|
Hollande et Montebourg
font grand cas de leurs projets pour réindustrialiser
la France. IL vaut mieux parler de demain pour masquer
la réalité d’aujourd’hui.
La
réalité d’aujourd’hui
Depuis le début de l’année 191 fermetures
d’entreprises ont été annoncées, 71 crées.
Depuis 2OO9 c’est 1253 fermetures pour 640
créations.
Encore faut il voir la qualité des fermetures et
des créations. La fermeture des hauts fourneaux de
Florange ne peut se comparer pour la création de
richesse avec la création d’une entreprise de
nettoyage, même si les deux sont utiles.
En dix ans la France a perdu 740.000 emplois
industriels. Bien avant la crise de 2008 présentée
comme seule
responsable des pertes d’emplois, le capitalisme
français avait
entrepris une vaste réorganisation de
l’industrie en se débarrassant de ce qu’il considérait
déjà comme
insuffisamment rentable pour augmenter ses profits.

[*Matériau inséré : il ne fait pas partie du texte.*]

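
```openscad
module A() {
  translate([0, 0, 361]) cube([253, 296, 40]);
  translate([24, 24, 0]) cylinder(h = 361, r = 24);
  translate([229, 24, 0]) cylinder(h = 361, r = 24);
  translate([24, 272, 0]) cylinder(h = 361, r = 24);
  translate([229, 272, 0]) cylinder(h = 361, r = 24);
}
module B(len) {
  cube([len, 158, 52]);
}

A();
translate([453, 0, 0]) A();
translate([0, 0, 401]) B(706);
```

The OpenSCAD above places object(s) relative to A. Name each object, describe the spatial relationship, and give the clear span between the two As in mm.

A is a stool. B is a beam. A beam spans the tops of two stools. The clear span between the two stools is 200 mm.

Second stool starts at x = 453; first ends at x = 253; clear span = 453 − 253 = 200 mm.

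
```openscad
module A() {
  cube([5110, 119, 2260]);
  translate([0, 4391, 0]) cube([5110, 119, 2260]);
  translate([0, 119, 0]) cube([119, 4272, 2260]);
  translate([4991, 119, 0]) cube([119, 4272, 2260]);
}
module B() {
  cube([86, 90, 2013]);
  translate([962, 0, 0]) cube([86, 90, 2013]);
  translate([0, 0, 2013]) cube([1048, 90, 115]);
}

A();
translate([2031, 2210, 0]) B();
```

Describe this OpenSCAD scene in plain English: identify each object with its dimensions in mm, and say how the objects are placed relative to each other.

A is the wall frame of a small rectangular building: four walls, each 2260 mm tall and 119 mm thick, enclosing a footprint 5110 mm (x) by 4510 mm (y) outside-to-outside, with no floor or roof. The front and back walls (the −y and +y sides) span the full width; the two side walls fit between them.

B is a rectangular door frame: two vertical jambs of 86×90 mm section, 2013 mm tall, with a clear opening 876 mm wide between their inner faces. A header 115 mm tall and 90 mm deep lies on top of the jambs and spans the full outside width.

The door frame sits inside the house frame, centred.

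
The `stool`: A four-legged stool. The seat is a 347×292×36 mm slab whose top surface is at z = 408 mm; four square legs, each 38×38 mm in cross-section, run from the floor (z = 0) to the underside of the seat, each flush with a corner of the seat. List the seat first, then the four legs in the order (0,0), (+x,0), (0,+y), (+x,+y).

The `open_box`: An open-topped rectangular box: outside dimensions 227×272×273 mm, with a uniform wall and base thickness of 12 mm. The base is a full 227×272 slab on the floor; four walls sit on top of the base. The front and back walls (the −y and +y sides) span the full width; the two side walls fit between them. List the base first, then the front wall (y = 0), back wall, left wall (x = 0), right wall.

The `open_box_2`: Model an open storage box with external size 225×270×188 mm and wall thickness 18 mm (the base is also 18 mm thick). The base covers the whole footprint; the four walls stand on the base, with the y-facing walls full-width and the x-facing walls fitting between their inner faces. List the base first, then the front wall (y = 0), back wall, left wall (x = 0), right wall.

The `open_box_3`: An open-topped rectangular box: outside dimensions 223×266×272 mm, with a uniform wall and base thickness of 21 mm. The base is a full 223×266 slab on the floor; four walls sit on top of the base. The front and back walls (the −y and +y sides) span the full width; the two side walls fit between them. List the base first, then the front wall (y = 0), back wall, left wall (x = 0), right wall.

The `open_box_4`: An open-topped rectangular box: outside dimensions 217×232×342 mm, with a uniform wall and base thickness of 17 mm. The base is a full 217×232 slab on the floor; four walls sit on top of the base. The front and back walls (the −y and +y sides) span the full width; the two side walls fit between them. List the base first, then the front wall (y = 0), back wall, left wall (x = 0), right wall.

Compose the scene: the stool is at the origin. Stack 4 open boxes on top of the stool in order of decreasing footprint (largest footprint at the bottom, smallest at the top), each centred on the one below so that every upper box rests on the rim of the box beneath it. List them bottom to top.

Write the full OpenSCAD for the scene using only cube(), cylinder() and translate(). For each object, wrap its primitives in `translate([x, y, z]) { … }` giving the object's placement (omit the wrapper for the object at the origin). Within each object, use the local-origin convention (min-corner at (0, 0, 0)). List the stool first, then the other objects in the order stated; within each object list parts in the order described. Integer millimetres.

translate([0, 0, 372]) cube([347, 292, 36]);
cube([38, 38, 372]);
translate([309, 0, 0]) cube([38, 38, 372]);
translate([0, 254, 0]) cube([38, 38, 372]);
translate([309, 254, 0]) cube([38, 38, 372]);
translate([60, 10, 408]) {
  cube([227, 272, 12]);
  translate([0, 0, 12]) cube([227, 12, 261]);
  translate([0, 260, 12]) cube([227, 12, 261]);
  translate([0, 12, 12]) cube([12, 248, 261]);
  translate([215, 12, 12]) cube([12, 248, 261]);
}
translate([61, 11, 681]) {
  cube([225, 270, 18]);
  translate([0, 0, 18]) cube([225, 18, 170]);
  translate([0, 252, 18]) cube([225, 18, 170]);
  translate([0, 18, 18]) cube([18, 234, 170]);
  translate([207, 18, 18]) cube([18, 234, 170]);
}
translate([62, 13, 869]) {
  cube([223, 266, 21]);
  translate([0, 0, 21]) cube([223, 21, 251]);
  translate([0, 245, 21]) cube([223, 21, 251]);
  translate([0, 21, 21]) cube([21, 224, 251]);
  translate([202, 21, 21]) cube([21, 224, 251]);
}
translate([65, 30, 1141]) {
  cube([217, 232, 17]);
  translate([0, 0, 17]) cube([217, 17, 325]);
  translate([0, 215, 17]) cube([217, 17, 325]);
  translate([0, 17, 17]) cube([17, 198, 325]);
  translate([200, 17, 17]) cube([17, 198, 325]);
}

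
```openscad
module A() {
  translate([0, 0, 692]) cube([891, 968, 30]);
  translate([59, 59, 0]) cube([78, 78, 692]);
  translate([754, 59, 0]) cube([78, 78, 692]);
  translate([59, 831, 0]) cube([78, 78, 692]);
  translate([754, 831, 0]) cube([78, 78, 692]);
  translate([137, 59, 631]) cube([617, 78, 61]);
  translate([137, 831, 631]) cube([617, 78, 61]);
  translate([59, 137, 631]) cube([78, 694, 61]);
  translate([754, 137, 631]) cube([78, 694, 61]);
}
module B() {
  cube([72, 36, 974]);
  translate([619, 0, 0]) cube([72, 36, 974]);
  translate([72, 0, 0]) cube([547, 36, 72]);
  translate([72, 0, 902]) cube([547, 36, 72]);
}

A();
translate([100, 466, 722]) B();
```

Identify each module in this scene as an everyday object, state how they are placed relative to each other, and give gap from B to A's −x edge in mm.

A is a table. B is a picture frame. The picture frame is on top of the table, centred. The gap from the picture frame to the table's −x edge is 100 mm.

The picture frame's min-x is at 100; the table's min-x is 0; gap = 100 mm.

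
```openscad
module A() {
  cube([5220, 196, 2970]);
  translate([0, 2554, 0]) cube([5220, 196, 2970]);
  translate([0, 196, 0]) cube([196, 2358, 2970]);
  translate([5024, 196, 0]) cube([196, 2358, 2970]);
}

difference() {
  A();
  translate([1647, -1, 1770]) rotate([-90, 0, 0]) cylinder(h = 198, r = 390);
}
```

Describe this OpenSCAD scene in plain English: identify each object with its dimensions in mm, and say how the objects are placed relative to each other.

A is the wall frame of a small rectangular building: four walls, each 2970 mm tall and 196 mm thick, enclosing a footprint 5220 mm (x) by 2750 mm (y) outside-to-outside, with no floor or roof. The front and back walls (the −y and +y sides) span the full width; the two side walls fit between them.

The house frame has a circular hole of radius 390 mm through its front wall, centred at (x = 1647, z = 1770).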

Sont largement passé à la trappe l’automobile, la
mécanique, la chimie et les médicaments,
l’agro-alimentaire, l’ameublement, la literie.
Le
faux plan de Hollande Montebourg
34 projets industriels devraient
d’après eux créer 480.000 emplois à condition qu’ils
soient tous menés à bien. Face aux 740.000 emplois détruits il va en
manquer 260.000 auxquels il faut
ajouter ceux qui
vont intervenir comme à Carling (Moselle) où Total veut
fermer son usine pétrochimique qui va entraîner la
suppression de 600 emplois industriels.
Cette
opération vise en réalité deux objectifs
Satisfaire les exigences du capitalisme qui
entend limiter son activité sur les seuls
créneaux qui lui paraissent porteurs. Le gouvernement
lui offre pour cela 3 milliards d’euros qu’il va
utiliser sans aucun contrôle de résultats puisque c’est
lui qui va piloter le projet.
Ajoutons que les régions (toutes sauf une) à
majorité socialiste arrosent largement leurs
entreprises locales : 1,5 milliard d’euros par an.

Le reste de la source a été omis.